Alors, par rapport à mon intervention précédente :
je ne crois pas du tout à un langage transparent au contraire, aussi je ne suis peut-être pas du tout sur la position de Laurendeau et peut-être n'ai-je rien compris à ton résumé (je n'ai pas relu Laurendeau...).
Je crois que le langage est un malentendu permanent.
Et donc, je vais a priori chercher ce qui voulait se dire derrière les mots, je ne prends les mots que comme des signes d'un réel qui cherche à se manifester.
C'est un peu la position psychanalytique et je crois d'ailleurs que Freud a été influencé par Spinoza.
Donc, si le langage ne compte pas ce n'est pas parce qu'il est transparent, c'est au contraire parce qu'il est toujours opaque. Néanmoins, il signale du réel et c'est ça l'important. C'est ce qui se passe derrière le mur et qui fait du boucan qui compte pas le mur qui vibre.
Cela demande du travail de le saisir correctement, cela demande de ne pas trop interpréter, de ne pas trop imaginer mais plutôt d'expérimenter dans le même sens, taper sur un mur pour voir si on fait le même bruit, pour voir si ça correspond.

Ce serait essayer d'adoper le mode de pensée de l'auteur et voir si on produit le même langage. D'ailleurs sur ce forum, je trouve par exemple que les articles de Serge dénotent une connaissance de Spinoza mais ne correspondent pas à son mode de pensée. Ca ne sonne pas pareil mais j'ai du mal à isoler ce qui cloche. Je sens de la transcendance chez Serge et pas du tout chez Spinoza.

Et en fait, peu importe le nom de l'auteur du moment que le style, le mode de pensée sont les mêmes. C'est là que je vois le désir d'anonymat de Spinoza : il devait considérer qu'il manifestait un mode de pensée et que donc peu importait son nom, le mode existait avec d'autres noms, s'exprimait par d'autres corps.
Attention, je ne veux pas parler de modèles dont on serait les dérivés, pas de rapport hiérarchique à la Platon, que des dérivés. Il s'agit simplement de ressemblances, de résonnances mais sans qu'il n'y ait de source et sans considération chronologique : Spinoza et Nietzsche manifestant parfois le même esprit, une même mentalité (et là je découvre l'intérêt de traduire ''mens'' par ''mentalité''...)

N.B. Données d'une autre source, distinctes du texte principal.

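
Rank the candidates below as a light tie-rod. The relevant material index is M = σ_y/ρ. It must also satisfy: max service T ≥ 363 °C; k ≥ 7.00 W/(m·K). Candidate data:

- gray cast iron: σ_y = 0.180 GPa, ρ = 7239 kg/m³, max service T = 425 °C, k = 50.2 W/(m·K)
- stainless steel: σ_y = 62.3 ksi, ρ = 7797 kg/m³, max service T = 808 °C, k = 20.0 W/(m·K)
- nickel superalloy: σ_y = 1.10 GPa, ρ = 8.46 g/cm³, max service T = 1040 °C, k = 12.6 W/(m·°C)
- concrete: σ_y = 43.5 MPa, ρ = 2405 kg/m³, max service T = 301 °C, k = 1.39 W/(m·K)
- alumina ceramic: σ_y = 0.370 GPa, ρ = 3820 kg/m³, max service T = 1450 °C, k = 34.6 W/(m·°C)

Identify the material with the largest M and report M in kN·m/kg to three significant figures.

nickel superalloy, M = 130 kN·m/kg

Screen on constraints: max service T ≥ 363 °C; k ≥ 7.00 W/(m·K). Survivors: gray cast iron, stainless steel, nickel superalloy, alumina ceramic.
Normalizing units and computing the index:
  gray cast iron: σ_y = 180.0 MPa, ρ = 7239 kg/m³
  stainless steel: σ_y = 429.5 MPa, ρ = 7797 kg/m³
  nickel superalloy: σ_y = 1100 MPa, ρ = 8460 kg/m³
  alumina ceramic: σ_y = 370.0 MPa, ρ = 3820 kg/m³
  nickel superalloy: M = 130 kN·m/kg
  alumina ceramic: M = 96.9 kN·m/kg
  stainless steel: M = 55.1 kN·m/kg
  gray cast iron: M = 24.9 kN·m/kg
Nickel superalloy ranks first.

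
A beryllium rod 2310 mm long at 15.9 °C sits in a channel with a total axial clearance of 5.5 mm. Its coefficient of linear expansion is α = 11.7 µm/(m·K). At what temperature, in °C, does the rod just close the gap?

219 °C

α·L₀·ΔT = 5.5 mm ⇒ ΔT = 5.5 / (11.7×10⁻⁶ × 2310.0) = 203.5 K.
T = 15.9 + 203.5 = 219.4 °C.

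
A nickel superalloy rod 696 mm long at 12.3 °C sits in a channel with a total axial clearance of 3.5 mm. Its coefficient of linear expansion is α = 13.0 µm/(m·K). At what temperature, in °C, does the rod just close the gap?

α·L₀·ΔT = 3.5 mm ⇒ ΔT = 3.5 / (13.0×10⁻⁶ × 696.0) = 386.8 K.
T = 12.3 + 386.8 = 399.1 °C.

399 °C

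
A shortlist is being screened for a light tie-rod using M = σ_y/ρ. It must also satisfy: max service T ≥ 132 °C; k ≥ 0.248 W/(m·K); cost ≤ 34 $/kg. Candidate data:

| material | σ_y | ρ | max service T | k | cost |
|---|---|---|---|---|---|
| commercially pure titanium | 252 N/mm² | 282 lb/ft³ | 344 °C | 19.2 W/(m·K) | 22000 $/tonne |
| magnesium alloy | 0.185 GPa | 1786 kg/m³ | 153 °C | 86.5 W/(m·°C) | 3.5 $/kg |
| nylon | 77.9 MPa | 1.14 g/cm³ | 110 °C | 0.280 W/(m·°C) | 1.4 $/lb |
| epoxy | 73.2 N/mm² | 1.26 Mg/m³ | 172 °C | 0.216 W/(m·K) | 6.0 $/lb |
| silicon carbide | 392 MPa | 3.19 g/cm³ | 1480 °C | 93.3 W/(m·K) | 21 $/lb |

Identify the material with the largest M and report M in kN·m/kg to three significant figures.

magnesium alloy, M = 104 kN·m/kg

Screen on constraints: max service T ≥ 132 °C; k ≥ 0.248 W/(m·K); cost ≤ 34 $/kg. Survivors: commercially pure titanium, magnesium alloy.
Normalizing units and computing the index:
  commercially pure titanium: σ_y = 252.0 MPa, ρ = 4517 kg/m³
  magnesium alloy: σ_y = 185.0 MPa, ρ = 1786 kg/m³
  magnesium alloy: M = 104 kN·m/kg
  commercially pure titanium: M = 55.8 kN·m/kg
The maximum is for magnesium alloy.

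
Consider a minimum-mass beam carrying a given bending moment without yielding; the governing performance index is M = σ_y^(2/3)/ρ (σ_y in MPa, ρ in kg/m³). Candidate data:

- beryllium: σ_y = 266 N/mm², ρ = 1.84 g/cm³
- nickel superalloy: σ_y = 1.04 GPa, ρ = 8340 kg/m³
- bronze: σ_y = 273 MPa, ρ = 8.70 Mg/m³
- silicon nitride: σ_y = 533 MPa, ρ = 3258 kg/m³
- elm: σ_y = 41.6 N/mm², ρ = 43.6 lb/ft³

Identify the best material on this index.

beryllium

In SI units:
  beryllium: σ_y = 266.0 MPa, ρ = 1840 kg/m³
  nickel superalloy: σ_y = 1040 MPa, ρ = 8340 kg/m³
  bronze: σ_y = 273.0 MPa, ρ = 8700 kg/m³
  silicon nitride: σ_y = 533.0 MPa, ρ = 3258 kg/m³
  elm: σ_y = 41.60 MPa, ρ = 698.4 kg/m³
  beryllium: M = 22.5×10⁻³
  silicon nitride: M = 20.2×10⁻³
  elm: M = 17.2×10⁻³
  nickel superalloy: M = 12.3×10⁻³
  bronze: M = 4.84×10⁻³
The maximum is for beryllium.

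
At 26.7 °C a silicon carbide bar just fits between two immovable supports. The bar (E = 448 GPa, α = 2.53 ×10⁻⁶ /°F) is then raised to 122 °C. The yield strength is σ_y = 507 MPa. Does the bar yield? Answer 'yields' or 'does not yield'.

α = 2.53×10⁻⁶/°F × 9/5 = 4.55×10⁻⁶/K.
ΔT = 95.30 K. Constrained thermal stress σ = E·α·ΔT = 448.0×10³ MPa × 4.55×10⁻⁶ × 95.30 = 194 MPa (compressive).
Compare to σ_y = 507 MPa: σ < σ_y, so it does not yield.

does not yield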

Et il n'y a pas pour moi ''une manière parfaitement accomplie et exemplaire d'être humain dans ce monde'', il y en a une par personne.
La position de Spinoza ne me semble pas celle de la recherce de la vérité humaine mais celle de la vérité de chacun. La nature humaine, d'ailleurs, il ne sait pas trop ce que c'est. Je crois qu'on retrouve-là Hobbes.

Sauf erreur, ma position, n'est pas la même que celle de Lupink notamment parce que je ne crois pas à la communicabilité du troisième genre de connaissance. Pour moi, l'Ethique n'apprend rien à qui n'entre pas dans la mentalité de Spinoza par lui-même, à qui n'est pas en résonnance (raisonnance ?). L'Ethique serait une invitation à s'exercer, comme un maitre d'art martiaux qui fait une démonstration pour séduire mais qui n'apprend rien à celui qui ne s'entraîne pas lui-même, une pédagogie par l'exemple, plutôt que l'énonciation de vérités.
N'est-ce pas ça l'éthique par rapport à la morale ? Exemple et conseils plutôt que lois et application.

Je sens que ce n'est pas exactement ce que je veux dire mais j'espère que tu comprendras l'esprit derrière les mots.

En d'autres termes :
l'Ethique n'est de la littérature que pour ceux qui n'entrent pas dans la mentalité de l'Ethique. Lorsque ça nous parle, ça ne nous parle pas de littérature, pas d'esthétique, mais de réel, d'affect, d'éthique.
Et c'est pareil pour toute chose, philosophie, art, science.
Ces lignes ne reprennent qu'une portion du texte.